Mexico has been more a transit country for migrants than a destination, even though the nation has a history of welcoming asylum seekers. The most recent example occurred during the 1980s as civil wars forced thousands of people to flee Central America.
The operators of Catholic-run migrant shelters, which operate throughout the country, along with the office of the U.N. High Commissioner for Refugees, say today’s trend stems from the dangers of the Northern Triangle countries.
The difficulties of crossing the US border and the often inhospitable welcome that they receive on the other side, is making Central Americans rethink whether crossing the border is worth it. While at the border a few weeks ago, I met several individuals who were putting a great deal of thought into the benefits of crossing the border. Some had lived in the US for years before being deported. They did not have money to recross the border (cartels will charge you $300-$600) simply to cross territory that they own.

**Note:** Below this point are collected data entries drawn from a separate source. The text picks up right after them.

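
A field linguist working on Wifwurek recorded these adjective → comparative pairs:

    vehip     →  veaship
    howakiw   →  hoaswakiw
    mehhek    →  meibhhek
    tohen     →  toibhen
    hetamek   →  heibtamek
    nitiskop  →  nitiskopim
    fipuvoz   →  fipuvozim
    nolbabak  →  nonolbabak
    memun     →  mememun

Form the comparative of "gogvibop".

gogvibopim

vehip and nitiskop both end in -p yet inflect differently (veaship, nitiskopim), so the final letter is not what conditions the rule; the last vowel is.
"gogvibop" has last vowel 'o'. The stems whose last vowel is 'o' (nitiskop → nitiskopim, fipuvoz → fipuvozim) add -im.
So gogvibop → gogvibopim.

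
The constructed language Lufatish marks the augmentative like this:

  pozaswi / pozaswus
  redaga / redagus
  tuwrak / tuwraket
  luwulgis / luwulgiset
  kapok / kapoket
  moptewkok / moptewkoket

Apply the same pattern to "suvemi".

suvemus

redaga and tuwrak both have last vowel 'a' yet inflect differently (redagus, tuwraket), so the last vowel is not what conditions the rule; whether the stem ends in a vowel or a consonant is.
"suvemi" ends in a vowel. The stems ending in a vowel (pozaswi → pozaswus, redaga → redagus) drop the final letter and add -us.
The other pattern: stems ending in a consonant add -et.
So suvemi → suvemus.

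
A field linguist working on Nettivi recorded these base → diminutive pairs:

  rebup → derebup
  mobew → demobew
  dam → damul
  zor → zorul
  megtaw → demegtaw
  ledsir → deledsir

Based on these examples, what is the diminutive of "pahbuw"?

depahbuw

zor and ledsir both end in -r yet inflect differently (zorul, deledsir), so the final letter is not what conditions the rule; the number of vowels is.
"pahbuw" has 2 vowels. The stems with 2 vowels (mobew → demobew, ledsir → deledsir, rebup → derebup) add the prefix de-.
The other pattern: stems with 1 vowel add -ul.
So pahbuw → depahbuw.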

A few guys were going to head to Tijuana where they thought it might be safer to cross. Another guy, some time Sushi chef in Chicago and some time hardwood floor installer in Utah, and his friends were going to work for a week or two an hour from Nogales so that they could earn some money to cross. He made roughly $30 per hour so he was heading back to the States.

Another guy from California had lived in the US for three-to-four decades. After his third DUI, he was deported. He had been living in Nogales for eight or nine months and didn't really know what to do. While he seemed to understand what he had done was wrong, he wasn't quite sure that losing his home country was an appropriate punishment.

Finally, several Central Americans were at the border. They were weighing their options. Should they apply for asylum in the US, they were most likely going to spend six months or more in detention before their hearings. They weren't sure whether the low likelihood of a successful asylum case was worth it. In the end, I think that they decided to cross and try their luck out in the desert.

There's a whole mix of people along the border - not sure whether they are coming or going.